Genetic Activation of NRF2 By KEAP1 Inhibition Induces Fetal Hemoglobin Expression and Triggers Anti-Oxidant Stress Response in Erythroid Cells

Nuclear factor (erythroid derived-2)-like 2 (NRF2), a basic leucine zipper transcription factor, is sequestered in the cell cytosol by Keap1, a kelch domain protein. Under steady state, this interaction results in ubiquitination and proteasomal degradation of the NRF2 protein. Modification of critical cysteine residues leads to conformational changes in KEAP1, resulting in nuclear translocation of newly synthesized NRF2 and modulation of downstream gene expression. NRF2 activation by compounds that modify KEAP1 such as dimethyl fumarate has been shown to induce γ-globin in erythroid cell systems. Moreover, NRF2 alleviates oxidative stress associated with SCD by activating antioxidant enzymes including catalase, glutathione peroxidase and superoxide dismutase (SOD), that scavenge free radicals (Chirico and Pialoux 2012, Belcher, Chen et al. 2017, Krishnamoorthy, Pace et al. 2017).

In the present work, we employed CRISPR Cas9 mediated knockout (KO) of KEAP1 in HUDEP2 cells and CD34+ derived erythroid cells to study its impact on downstream gene and protein expression relevant to sickle cell disease such as fetal hemoglobin (HbF) induction and anti-oxidant stress responses. Genetic KO of KEAP1 by six different gRNAs resulted in populations with indel levels from 30 to 95%, as determined by a mutation specific digital droplet PCR (ddPCR) and next-generation sequencing (NGS). LC/MS confirmed KEAP1 knockdown at the protein level. Consequently, NRF2 protein level in the nuclear extract was elevated in KEAP1 KO cells as demonstrated by nuclear NRF2 bound to antioxidant response element (ARE) in a DNA-binding assay. qPCR analysis revealed a robust and significant induction of the NRF2 dependent enzyme, NAD(P)H quinone dehydrogenase 1 (NQO1) and γ-globin. Gene expression levels of NQO1 and γ-globin inductions correlated significantly with the indel percentages; cell populations with ~80% indels showed about 20-fold induction in NQO1, and about 10-fold induction in γ-globin gene expression levels. Upon differentiation for 7 days in culture, KEAP1 KO cells showed up to 4-fold induction in γ-globin protein levels measured by flow cytometry and HPLC. Up-regulation of HbF and NQO1 protein were confirmed using LC/MS analysis. Additionally, KEAP1 KO clonal populations continued to show robust induction of NQO1 and HbF at gene and protein expression levels. To elucidate the mechanism of γ-globin induction, chromatin immunoprecipitation (ChIP) analysis in the KEAP1 KO cells demonstrated enrichment of NRF2 recruitment in the ARE sequences of the promoter regions of NQO1 and γ-globin genes.
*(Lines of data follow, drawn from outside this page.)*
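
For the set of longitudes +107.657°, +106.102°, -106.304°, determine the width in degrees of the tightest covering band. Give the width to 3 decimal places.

Sort the longitudes: -106.304°, +106.102°, +107.657°.
Eastward gaps between consecutive values (wrapping around): 212.406°, 1.555°, 146.039°.
Largest gap = 212.406° ⇒ minimal covering band is its complement: 360° − 212.406° = 147.594°.
Band runs from +106.102° eastward to -106.304°, crossing the antimeridian.

147.594°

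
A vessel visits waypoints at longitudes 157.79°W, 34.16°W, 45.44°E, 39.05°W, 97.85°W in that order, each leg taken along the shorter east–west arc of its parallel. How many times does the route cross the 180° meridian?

0

Leg 1: -157.79° → -34.16°, shortest Δλ = 123.63° (east) — does not cross 180°.
Leg 2: -34.16° → +45.44°, shortest Δλ = 79.6° (east) — does not cross 180°.
Leg 3: +45.44° → -39.05°, shortest Δλ = -84.49° (west) — does not cross 180°.
Leg 4: -39.05° → -97.85°, shortest Δλ = -58.8° (west) — does not cross 180°.
Total crossings: 0.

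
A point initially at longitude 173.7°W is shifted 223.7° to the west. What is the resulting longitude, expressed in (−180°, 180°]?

Start at -173.7°; shift −223.7° → -397.4°.
-397.4° lies outside (−180°, 180°]; add 360° → -37.4°.

37.4°W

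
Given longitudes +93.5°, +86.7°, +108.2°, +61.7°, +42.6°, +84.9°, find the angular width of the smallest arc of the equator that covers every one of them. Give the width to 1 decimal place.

65.6°

Sort the longitudes: +42.6°, +61.7°, +84.9°, +86.7°, +93.5°, +108.2°.
Eastward gaps between consecutive values (wrapping around): 19.1°, 23.2°, 1.8°, 6.8°, 14.7°, 294.4°.
Largest gap = 294.4° ⇒ minimal covering band is its complement: 360° − 294.4° = 65.6°.
Band runs from +42.6° eastward to +108.2°.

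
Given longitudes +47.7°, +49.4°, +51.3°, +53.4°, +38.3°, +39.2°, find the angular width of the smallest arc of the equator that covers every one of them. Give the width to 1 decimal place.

Sort the longitudes: +38.3°, +39.2°, +47.7°, +49.4°, +51.3°, +53.4°.
Eastward gaps between consecutive values (wrapping around): 0.9°, 8.5°, 1.7°, 1.9°, 2.1°, 344.9°.
Largest gap = 344.9° ⇒ minimal covering band is its complement: 360° − 344.9° = 15.1°.
Band runs from +38.3° eastward to +53.4°.

15.1°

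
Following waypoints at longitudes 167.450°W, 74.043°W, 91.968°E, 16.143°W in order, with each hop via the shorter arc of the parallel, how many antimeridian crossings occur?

0

Leg 1: -167.450° → -74.043°, shortest Δλ = 93.407° (east) — does not cross 180°.
Leg 2: -74.043° → +91.968°, shortest Δλ = 166.011° (east) — does not cross 180°.
Leg 3: +91.968° → -16.143°, shortest Δλ = -108.111° (west) — does not cross 180°.
Total crossings: 0.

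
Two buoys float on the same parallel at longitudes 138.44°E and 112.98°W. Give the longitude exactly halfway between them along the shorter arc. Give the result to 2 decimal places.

167.27°W

Signed shortest Δλ from +138.44° to -112.98° is +108.58°.
Midpoint longitude = +138.44° + (+108.58°)/2 = +138.44° + 54.29° = +192.73°.
Normalise into (−180°, 180°]: -167.27°.
(The naïve average (+138.44 + -112.98)/2 = 12.73° is on the wrong side of the globe.)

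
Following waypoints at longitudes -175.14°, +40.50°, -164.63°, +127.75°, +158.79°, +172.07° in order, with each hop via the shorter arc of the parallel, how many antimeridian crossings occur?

Leg 1: -175.14° → +40.50°, shortest Δλ = -144.36° (west) — crosses 180°.
Leg 2: +40.50° → -164.63°, shortest Δλ = 154.87° (east) — crosses 180°.
Leg 3: -164.63° → +127.75°, shortest Δλ = -67.62° (west) — crosses 180°.
Leg 4: +127.75° → +158.79°, shortest Δλ = 31.04° (east) — does not cross 180°.
Leg 5: +158.79° → +172.07°, shortest Δλ = 13.28° (east) — does not cross 180°.
Total crossings: 3.

3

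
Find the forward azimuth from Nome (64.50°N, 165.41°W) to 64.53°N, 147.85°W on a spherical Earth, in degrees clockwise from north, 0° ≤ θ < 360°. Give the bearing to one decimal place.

81.8°

Δλ = -147.85 − -165.41 = 17.56°.
θ = atan2( sin Δλ · cos φ₂ , cos φ₁ · sin φ₂ − sin φ₁ · cos φ₂ · cos Δλ )
  = atan2(0.12974, 0.01861) = 81.837° → normalised to [0°, 360°): 81.837°.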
Next, KEAP1 KO was carried out in bone marrow derived CD34+ cells using a CRISPR Cas9 RNP system. In agreement with our observations in HUDEP2 cells, knockdown of KEAP1 in CD34+ cells resulted in induction of the expression of γ-globin, NQO1 and HO1. Additionally, treatment with CDDO-Me, an NRF2 activator compound, resulted in a 4-fold induction in γ-globin mRNA levels in primary SCD patient derived CD34+ cells (by ddPCR), a 2.5-fold induction in HbF (by flow cytometry), and a 2.5-fold up-regulation in both A_γ and G_γ globin levels (by ultra-performance liquid chromatography). When CDDO-Me treated cells were subjected to ex-vivo hypoxia challenge, we observed a dose dependent inhibition in sickling with a maximal decrease of 55% at 250 nM, as evaluated by IDEAS imaging flow cytometry.

We further evaluated the antioxidant response with NRF2 activation in these cell systems. KEAP1 KO in HUDEP2 cells evaluated using RNA-sequencing showed enrichment of genes that participate in various protective mechanisms including NRF2 mediated oxidative stress response and glutathione redox reaction as analyzed by ingenuity pathway analysis (IPA). We subjected KEAP1 KO CD34+ cells to 4% hypoxia for 2 hours and observed a reduction in total reactive oxygen species levels as measured by flow cytometry compared to the control cells. These findings suggest that Nrf2 activation in erythroid cells offer a protective phenotype by improving the oxidative stress defense mechanisms, a well established pathophysiological manifestation of SCD.

In conclusion, KEAP1 inhibition in erythroid cell lineage and subsequent NRF2 activation leads to HbF induction and improvement in the antioxidant stress enzymes. Overall these data demonstrate a multi-faceted potential benefit of NRF2 activation in sickle cell disease.